Contracting consumption in the developed world was the largest driver of the decline.
This week’s chart breaks down share of global energy consumption by developed markets—the U.S., Western Europe, Japan and others represented by the Organization for Economic Co-Operation and Development (OECD)—and the rest of the world. You can see that the OECD’s share of global energy consumption has tumbled from nearly 70 percent in 1965 to well below 50 percent last year.
Meanwhile, the lights are shining bright in emerging markets. Emerging markets’ share of global energy consumption has more than doubled since the 1960s.

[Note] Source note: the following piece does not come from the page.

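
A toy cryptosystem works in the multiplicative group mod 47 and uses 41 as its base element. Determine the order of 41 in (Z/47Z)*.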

More importantly, the speed of advance by emerging markets has accelerated the past few years, stealing away more than a 10 percent share of the total since 2003.
Credit Suisse expects oil demand to grow 9.3 percent in China, 4 percent in Latin America and 4.4 percent in the Middle East in 2010. In contrast, it expects oil demand to contract by nearly 2 percent in Western Europe and manage only meager growth in North America.
The global recession has allowed emerging markets to gain ground as activity in the developed world slowed to a crawl, but the long-term trend is a significant one and will likely continue. Improving economic conditions in the developing world means more people have more money to spend on personal cars and electricity for their homes. Also, a wealthier population consumes more goods and electronics which leads to more manufacturing activity and increased energy demand.